Syracuse officially accepted an invitation to the bowl on December 3, 2010. Second year head coach Doug Marrone, who grew up in the Bronx, just minutes from the old Yankee Stadium led the Orange to a 7–5 record and their first bowl game since the 2004 Champs Sports Bowl. Syracuse was required to win seven games in order to become bowl-eligible as two of their victories came over Football Championship Subdivision opponents. Only one of the victories is allowed to count toward bowl eligibility.

==Game summary==
Despite the cold weather, both teams had strong offensive performances, with Delone Carter rushing for 198 yards and two touchdowns, while Ryan Nassib threw for 239 yards and three touchdowns, with Marcus Sales catching all three of them for 172 yards. The game's outcome was ultimately decided by a controversial taunting penalty on Adrian Hilburn, which led to Kansas State attempting a game-tying two-point conversion from the 17-yard line. Syracuse's defense held strong, and they won the game 36–34.

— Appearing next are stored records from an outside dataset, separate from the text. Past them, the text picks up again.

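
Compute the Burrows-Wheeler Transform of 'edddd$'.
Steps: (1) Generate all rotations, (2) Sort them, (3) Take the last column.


Rotations (sorted):
  0: $edddd -> last char: d
  1: d$eddd -> last char: d
  2: dd$edd -> last char: d
  3: ddd$ed -> last char: d
  4: dddd$e -> last char: e
  5: edddd$ -> last char: $


BWT = dddde$


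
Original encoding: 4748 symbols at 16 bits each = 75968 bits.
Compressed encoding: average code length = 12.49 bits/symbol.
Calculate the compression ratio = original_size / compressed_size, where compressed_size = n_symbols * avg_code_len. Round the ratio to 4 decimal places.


original_size = n_symbols * orig_bits = 4748 * 16 = 75968 bits
compressed_size = n_symbols * avg_code_len = 4748 * 12.49 = 59302.52 bits
ratio = original_size / compressed_size = 75968 / 59302.52 = 1.281

Compression ratio = 1.281


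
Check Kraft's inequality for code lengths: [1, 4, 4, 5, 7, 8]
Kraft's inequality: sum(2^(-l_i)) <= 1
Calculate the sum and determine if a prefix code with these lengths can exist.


Sum = 2^(-1) + 2^(-4) + 2^(-4) + 2^(-5) + 2^(-7) + 2^(-8)
    = 0.5 + 0.0625 + 0.0625 + 0.03125 + 0.0078125 + 0.00390625
    = 171/256 = 0.66796875
Since 0.66796875 <= 1, Kraft's inequality IS satisfied.
A prefix code with these lengths CAN exist.

Kraft sum = 0.66796875. Satisfied.


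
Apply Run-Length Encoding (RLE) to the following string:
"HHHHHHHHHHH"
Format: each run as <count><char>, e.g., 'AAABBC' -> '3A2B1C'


Scanning runs left to right:
  i=0: run of 'H' x 11 -> '11H'

RLE = 11H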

===Controversial Taunting call===
With 1:13 left in the game, Kansas State's Adrian Hilburn scored a 30-yard touchdown to pull KSU within two points of a tie. Following the score, Hilburn made a military hand salute toward the crowd and was penalized for unsportsmanlike conduct. Because of the 15-yard penalty, Kansas State had to attempt a two-point conversion from the 17-yard line. The conversion failed, accounting for the margin in the final score. The call was considered highly controversial, and according to ESPN determined the outcome of the game.

===Aftermath===
Due to the impact from this call, the NCAA chose in the next year's rule changes to not penalize celebrating in general but to penalize only taunting. The call was called "one of the most infamous plays of the college football season in 2010" and was given the name "The Bronx Salute." It later was used as an example of incorrect interpretation of the new celebration rules.

===Scoring===

| Scoring Play | Score |
1st Quarter
| KSU - Daniel Thomas 51-yard run (Josh Cherry kick), 14:32 | KSU 7–0 |
| SYR - Ryan Nassib 52-yard pass to Marcus Sales (Ross Krautman kick), 3:16 | TIE 7-7 |
2nd Quarter
| SYR - Ryan Nassib 36-yard pass to Marcus Sales (Ross Krautman kick), 9:35 | SYR 14–7 |
| KSU - Daniel Thomas 10-yard run (Josh Cherry kick), 1:51 | TIE 14-14 |
3rd Quarter
| SYR - Delone Carter 7-yard run (Ross Krautman kick), 12:11 | SYR 21–14 |
| KSU - Carson Coffman 10-yard pass to Chris Harper (Josh Cherry kick), 6:34 | TIE 21-21 |
| SYR - Delone Carter 15-yard run (Ross Krautman kick missed), 2:11 | SYR 27–21 |
4th Quarter
| KSU - Daniel Thomas 1-yard run (Josh Cherry kick), 11:03 | KSU 28–27 |
| SYR - Ryan Nassib 44-yard pass to Marcus Sales (Two-point conversion failed), 7:53 | SYR 33–28 |
| SYR - Ross Krautman 39-yard field goal, 3:08 | SYR 36–28 |
| KSU - Carson Coffman 30-yard pass to Adrian Hilburn (Two-Point Conversion Failed), 1:13 | SYR 36–34 |

===Statistics===

| Statistics | Kansas St. | Syracuse |
|---|---|---|
| First downs | 19 | 23 |
| Total offense, plays-yards | 61-379 | 65-498 |
| Rushes-yards (net) | 121 | 259 |
| Passes, Comp-Att-Yds | 18-25-258 | 13–22–239 |
| Fumbles-Interceptions | 0-0 | 1–0 |
| Time of Possession | 31:38 | 28:22 |

==Notes==
- This was the first bowl game played in New York since the 1962 Gotham Bowl (at old Yankee Stadium), where 6,166 fans saw Nebraska defeat Miami 36–34 on frozen turf.
- Syracuse and Kansas State met twice before in school history. All of their matchups have come in bowl games. K-State defeated the Orange in the 1997 Fiesta Bowl, 35-18 and the Orange were victorious by a score of 26–3 in the 2001 Insight.com Bowl. This was their first meeting outside the Phoenix Metropolitan Area.
- Senior Andrew Lewis and freshman Brice Hawkes were suspended for a rules violation by Syracuse head coach Doug Marrone.
- The final result of the 2010 Pinstripe Bowl was subject to criticism due to an "Excessive Celebration" Penalty against Kansas State (see section above: The Bronx Salute).